Fast-forward to the early 1990s. When I was in my mid-20s, I moved into a main-floor flat in a house in Toronto. This was the first time I was actually able to start shelling out from my own door. I lived in the flat with my then-boyfriend (these were my pre-born-again years) and, completely discounting my experience as a kid regarding the creepiness of adults dressing up on Hallowe’en, we both would get dressed up – he as a mummy and I as a witch. Each year, we would cover the entire front yard, fence and porch with cobwebs, change the porch light to a green bulb, play a creepy soundtrack that was punctuated every 30 seconds with a blood-curdling scream, and even change our house number to “666”. We thought this was all a hoot and were doing it to have fun, but the kids who came trick-or-treating were terrified. Some of the younger ones would refuse to come up our walk and would stand on the sidewalk howling in fear. This only made us laugh more.

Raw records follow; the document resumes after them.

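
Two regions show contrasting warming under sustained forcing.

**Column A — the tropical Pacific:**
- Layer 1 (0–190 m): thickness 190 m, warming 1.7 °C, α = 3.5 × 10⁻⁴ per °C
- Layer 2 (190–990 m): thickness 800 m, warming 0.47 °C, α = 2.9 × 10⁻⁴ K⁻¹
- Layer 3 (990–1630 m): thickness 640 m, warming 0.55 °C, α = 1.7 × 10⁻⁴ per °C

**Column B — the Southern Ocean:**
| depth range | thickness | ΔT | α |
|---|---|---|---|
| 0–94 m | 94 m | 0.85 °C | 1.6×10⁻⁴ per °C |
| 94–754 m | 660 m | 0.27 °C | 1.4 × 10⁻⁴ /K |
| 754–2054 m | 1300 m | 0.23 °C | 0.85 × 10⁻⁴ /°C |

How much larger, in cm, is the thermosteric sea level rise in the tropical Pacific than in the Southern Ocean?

Δh_A − Δh_B ≈ 21.9 cm

A 0–190 m: 1.7 × 3.5×10⁻⁴ × 190 = 0.11305 m
A Layer 2: 2.9×10⁻⁴ × 800 × 0.47 = 0.10904 m
A Layer 3: 1.7×10⁻⁴ × 640 × 0.55 = 0.05984 m
A total: 0.28193 m
B 0–94 m: 94 × 1.6×10⁻⁴ × 0.85 = 0.012784 m
B Layer 2: 0.27 × 660 × 1.4×10⁻⁴ = 0.024948 m
B Layer 3: 0.23 × 0.85×10⁻⁴ × 1300 = 0.025415 m
B total: 0.063147 m
Difference: 0.28193 − 0.063147 = 0.218783 m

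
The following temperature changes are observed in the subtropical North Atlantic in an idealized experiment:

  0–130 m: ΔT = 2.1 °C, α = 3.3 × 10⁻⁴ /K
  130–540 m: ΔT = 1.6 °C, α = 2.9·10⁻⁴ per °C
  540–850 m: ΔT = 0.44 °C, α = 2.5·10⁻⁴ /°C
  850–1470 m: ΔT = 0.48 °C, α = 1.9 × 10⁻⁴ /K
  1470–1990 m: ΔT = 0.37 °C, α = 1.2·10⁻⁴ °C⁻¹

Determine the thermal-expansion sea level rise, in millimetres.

0–130 m: 3.3×10⁻⁴ × 130 × 2.1 = 0.09009 m
Layer 2: 1.6 × 410 × 2.9×10⁻⁴ = 0.19024 m
Layer 3: 0.44 × 2.5×10⁻⁴ × 310 = 0.03410 m
0.48 × 1.9×10⁻⁴ × 620 = 0.056544 m
1470–1990 m: 520 × 0.37 × 1.2×10⁻⁴ = 0.023088 m
Δh = 0.09009 + 0.19024 + 0.03410 + 0.056544 + 0.023088 = 0.394062 m

Δh ≈ 390 mm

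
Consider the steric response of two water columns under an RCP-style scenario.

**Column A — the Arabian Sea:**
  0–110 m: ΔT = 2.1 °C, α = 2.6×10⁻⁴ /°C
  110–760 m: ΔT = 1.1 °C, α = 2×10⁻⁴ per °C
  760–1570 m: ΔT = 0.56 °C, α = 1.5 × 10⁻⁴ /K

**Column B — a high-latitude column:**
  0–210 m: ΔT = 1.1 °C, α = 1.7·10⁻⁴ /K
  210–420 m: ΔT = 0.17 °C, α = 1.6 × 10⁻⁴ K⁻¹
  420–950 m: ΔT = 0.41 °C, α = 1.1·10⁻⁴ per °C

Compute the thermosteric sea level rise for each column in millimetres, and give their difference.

A: 271 mm; B: 68.9 mm; difference 202 mm

A 2.1 × 110 × 2.6×10⁻⁴ = 0.06006 m
A Layer 2: 1.1 × 650 × 2×10⁻⁴ = 0.14300 m
A Layer 3: 0.56 × 810 × 1.5×10⁻⁴ = 0.06804 m
A total: 0.27110 m
B Layer 1: 1.7×10⁻⁴ × 210 × 1.1 = 0.03927 m
B 210–420 m: 210 × 0.17 × 1.6×10⁻⁴ = 0.005712 m
B 1.1×10⁻⁴ × 0.41 × 530 = 0.023903 m
B total: 0.068885 m
Difference: 0.27110 − 0.068885 = 0.202215 m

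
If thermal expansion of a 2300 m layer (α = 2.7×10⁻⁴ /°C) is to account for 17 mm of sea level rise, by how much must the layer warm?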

Being a born-again Christian now, I understand what motivated me back then to want to turn Hallowe’en into something scary when the kids only wanted it to be something fun that got them free treats. Even when parents told me afterwards that their kids were still afraid to walk by our house after Hallowe’en was over, I would just shrug. I didn’t care. I’d had my fun, and for me “fun” was to scare young children on Hallowe’en, just like it had been “fun” for those dressed-up adults to scare me when I was a kid.

I am not against Hallowe’en. I’m aware of its pagan roots and I understand what motivates adults to want to dress up and scare kids, but I’m still not against Hallowe’en. Whenever I’m staying in a place that enables me to shell out, I do so with joy. I wrote about this a few years ago (see HERE) and my position hasn’t changed. No, I don’t like the part of Hallowe’en where adults dress up in creepy costumes to frighten children (it’s weird to me again, like when I was a kid), but I 100% support the continued birthright of kids to go door-to-door demanding free chips, chocolate bars and candy on the early evening of October 31st. That, to me, is the real root of Canadian Hallowe’en and is a tradition that should be honored by everyone in Canada, regardless of their religious beliefs.

Jesus had to deal relatively sharply with his disciples when it came to kids wanting things from him. In one of the gospel passages, the disciples demand that Jesus tell the kids who were thronging around them to go away, but Jesus instead turned on the disciples, reminding them that “the kingdom of Heaven belongs to such as these”, and drew the children even closer to him. Hallowe’en is a time to draw the children in our neighbourhood closer to us, to show them that the world is not a creepy or fearful place where they’re not welcome but a community of people who are looking out for them, have their best interests at heart, and value them for what they bring to the table, regardless of their young age and the upside-down ice-cream container they’re wearing on their head.